Por efeito da colonização, um grupo de europeus se deslocou de seu território de origem, vindo instalar-se numa terra tropical e em meio a gentes de outras culturas que lhes eram totalmente estranhas. Como essa experiência de colonização era inédita, não havendo pois modelos europeus que ela pudesse reproduzir nos seus desdobramentos cotidianos, todos os expedientes da reprodução das condições de vida tinham que ser inventados e improvisados, no embate diário com as contingências e os elementos exóticos. O anseio, entretanto, de manter e estender sua supremacia induzia os colonizadores a se apegarem ferreamente à memória e à mística de suas origens européias. Daí a divisão apontada pelo professor Sérgio Buarque: pés e mãos numa margem do Atlântico, cabeça na outra. E, tem toda razão, assim continuamos até hoje.

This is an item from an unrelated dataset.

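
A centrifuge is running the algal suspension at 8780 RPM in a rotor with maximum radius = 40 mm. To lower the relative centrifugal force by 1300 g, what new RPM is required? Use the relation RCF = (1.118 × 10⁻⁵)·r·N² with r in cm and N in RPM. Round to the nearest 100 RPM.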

Mas e se pensarmos que o mundo mudou e continua mudando vertiginosamente? Se considerarmos que a presente revolução tecnológica, os novos circuitos de comunicação e os grandes movimentos migratórios criaram um efeito chamado de globalização que, assim como encurta as distâncias no espaço, também intensifica a sincronia temporal em escala planetária? E, então, ficamos mais "brasileiros" ou mais "europeus" ou nenhuma das anteriores? Ou será que alguns ficam "ainda mais brasileiros", na medida mesma que outros se tornam "ainda mais europeus"? A questão está longe de ser retórica ou irrelevante, visto que as mudanças históricas que estamos vivendo são amplas, profundas e irreversíveis. E o que elas trazem consigo, assim me parece, não é o retorno da velha questão da identidade, mas talvez a oportunidade de se guiar por outras constelações.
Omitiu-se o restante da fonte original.